Çevreci dernekler ise dünya üzerindeki benzerleri gibi genellikle birer ideolojik muhalefet mekânı haline gelmişlerdir. Çevreyi koruma adına, anarşist bir zihniyetle zaman zaman iktidar karşıtlığı ve zaman zaman da teknoloji karşıtlığı yapmaktadırlar. İşini hakkıyla yapmaya çalışan dernekler mutlaka vardır; ancak meseleyi militanca bir motivasyonla ele alanlar daha fazla görünür oldukları için genel algıyı bunlar belirlemektedir. Yerine göre bir çivi çakılmasına bile karşı çıkan bu anlayış, toplumda bir çevre bilinci oluşmasına hizmet etmemektedir. Önceliği muhalefet olan yapılar çevre duyarlılığını araçsallaştırmakta, toplum mühendisliği için elverişli bir alan haline getirmekte ve “çiçek, böcek” üzerinden militan bir muhalefet üretmektedir. Çevreci derneklerin önemli bir kısmı marjinal grupların elindedir ve bunlar ideolojik karşıtlıkla çevre faaliyetlerini iç içe geçmiş bir şekilde yürütmektedir.
“Çevre bilinci, çevre koruma bilinci, doğa bilinci, ekolojik bilinç, çevreye saygı, doğaya saygı” gibi bir çok kavramla ifade edilebilen çevre hassasiyeti, ne yazık ki küresel boyutta, en güçlü devletlerden başlayan bir hiyerarşi ile istismar edilen bir konudur. Gelişmekte olan ülkelerin gelişmesini zorlaştırmak için kullanılmakta ve onlara karşı bir sopa haline getirilmektedir. Onlarca nükleer santrale sahip ülkeler, nükleer karşıtlığını besleyerek başkalarının sahip olmasını engellemektedirler. Vaktiyle atmosfere milyonlarca ton karbon salarak teknolojiye ulaşmış olan ülkeler, bugün karbon salınımına sınırlama getirerek teknolojiye geçişi zorlaştırmaktadırlar. Vaktiyle vahşi bir şekilde sömürerek farklı ülkelerin madenlerini talan etmişlerdir ama bugün madenlerin doğayı tahrip ettiğinden bahsetmektedirler. Çevre hassasiyetini “çevreye dokundurmama, doğal dengeyi bozdurmama” şekline sokarak, gelişmemiş ülkelere karşı bir silaha dönüştürmektedirler. Olup biteni sadece çevrecilik zanneden içyapıları provoke ederek, ülkelerin istikrarını bozmaktadırlar.
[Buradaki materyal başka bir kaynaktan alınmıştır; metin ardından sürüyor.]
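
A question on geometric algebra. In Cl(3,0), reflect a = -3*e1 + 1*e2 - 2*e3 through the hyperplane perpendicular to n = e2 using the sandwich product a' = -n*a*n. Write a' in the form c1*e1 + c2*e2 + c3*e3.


Reflection formula: a' = -n*a*n, with n = e2 (unit vector, n^2 = 1).
For reflection through hyperplane perp to e2:
The component along e2 flips sign, others stay.
a = (-3, 1, -2)
a' = (-3, -1, -2)
a' = -3*e1 - 1*e2 - 2*e3


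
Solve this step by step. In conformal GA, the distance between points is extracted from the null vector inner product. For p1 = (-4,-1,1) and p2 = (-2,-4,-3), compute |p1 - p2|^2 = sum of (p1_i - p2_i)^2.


p1 - p2 = (-2, 3, 4)
|p1 - p2|^2 = (-2)^2 + 3^2 + 4^2
= 4 + 9 + 16
= 29


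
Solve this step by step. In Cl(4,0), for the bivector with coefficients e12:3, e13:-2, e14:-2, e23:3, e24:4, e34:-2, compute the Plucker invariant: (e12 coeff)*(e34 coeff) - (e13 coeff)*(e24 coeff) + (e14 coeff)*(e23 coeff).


Plucker relation: af - be + cd
a*f = 3*(-2) = -6
b*e = (-2)*4 = -8
c*d = (-2)*3 = -6
af - be + cd = -6 - (-8) + (-6)
= -4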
Tabii bu meseleler sadece “emperyalizm” başlığı altında ele alınamazlar. Çünkü doğa gerçekten tahrip olmakta ve dünya gittikçe can çekişmektedir. Ancak mevcut çevre politikalarının çözüm üretemeyeceği de ortadadır. Mevcut politikaları iyi niyetli görebilmemiz için gelişmişlik paylaşıma açılmalı, gelişmemiş ülkelerin kalkınmasına küresel desteklerle yardımcı olunmalıdır. Oluşturulacak uluslararası bir fon aracılığıyla zengin ülkelerden para toplanıp, gelişmekte olan ülke sanayilerini çevreye zarar vermeyecek şekle getirmek gerekmektedir. Aksi halde çevre duyarlılığı, “ben geliştim ama siz gelişmeyin, çünkü çevreyi tahrip ediyor” demekle eşdeğerdir.
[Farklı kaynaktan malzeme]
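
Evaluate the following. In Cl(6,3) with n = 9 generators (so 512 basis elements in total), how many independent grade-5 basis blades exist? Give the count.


Number of grade-k basis blades in Cl(p,q) with n = p + q is C(n, k).
n = 6 + 3 = 9
C(9, 5) = 9! / (5! * 4!)
= 362880 / (120 * 24)
= 126


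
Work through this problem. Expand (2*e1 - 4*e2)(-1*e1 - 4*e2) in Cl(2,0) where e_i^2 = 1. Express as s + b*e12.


Expand: (2*e1 - 4*e2)(-1*e1 - 4*e2)
= 2*(-1)*e1e1 + 2*(-4)*e1e2 + (-4)*(-1)*e2e1 + (-4)*(-4)*e2e2
Using e1^2 = e2^2 = 1, e2e1 = -e1e2:
Scalar part s = 2*(-1) + (-4)*(-4) = -2 + 16 = 14
Bivector part b = 2*(-4) - (-4)*(-1) = -8 - 4 = -12
uv = 14 - 12*e12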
Küresel emperyalizmin dayattığı “çevreye dokundurmama”, çevre duyarlılığı için gerçekçi bir tavır değildir. İnsan yaşayabilmek için ekmek, biçmek ve bir şekilde çevreye dokunmak zorundadır. “Ekme biçmeyi kastetmiyoruz; o kadar dokunulabilir” dendiğinde ise ne kadar dokunulacağı ve buna hangi kriterle kimin karar vereceği sorunu ortaya çıkar. Arkasında dokundurmama mantığı taşıyan her anlayış, böyle bir belirsizliği ve öznelliği bünyesinde taşır. Teknoloji karşıtlığı üzerinden giden anarşist tavır ise teknolojiyi elinde bulunduranların ekmeğine yağ sürerek onların hegemonyasını pekiştirmekten başka bir sonuç vermez.
Çevre hassasiyetleri için nesnel bir kritere ihtiyaç vardır ve böyle bir kriter çevreci yaklaşımları müzmin muhalif duruştan da kurtarabilir. Biz önerimizi, “doğal dengeyi korumak” cümlesiyle özetliyoruz. Çevrenin asli unsurlarından biri olarak insan çevreye dokunmak zorundadır. Beslenmek için tarla açmalı, ekmeli, biçmeli; barınmak için arsa oluşturup ev yapmalı; iş için fabrika, enerji için santral, ulaşım için yol inşa etmeli; ama bunları yaparken doğal dengeyi korumalıdır. Bir yerde ağaçları kesmek zorundaysa, yanı başına daha fazlasını dikmelidir. Bir yere fabrika yapmak zorundaysa mümkün olduğunca tarım alanları dışına seçmeli, baca ve üretim atıklarının çevreye zarar vermesini engellemelidir. Bir yerde nüfusu çoğaltıyorsa alt yapıyı ona göre kurmalı, bina yapıyorsa yaşam için yeterli boşluk alanları bırakmalıdır.
Gerçekçi tavır “karşı çıkmak” değildir. Elbette ev, fabrika, HES, nükleer santral, yol, köprü, kanal yapılacaktır; ama dikkat edilmesi gereken bunun nasıl yapıldığıdır. Yapılmasına değil yapılış biçimine karşı çıkarak daha etkili neticeler elde edilebilir. Sık sık başvurarak itiraz mekanizmasını ayağa düşürmemek gerekir. İtiraz, en etkili tavır olarak telafisi olmayan durumlar için kullanılmalıdır ki kullanıldığında muhatapları yeniden düşünmeye sevk edebilsin ve yanlıştan döndürebilsin.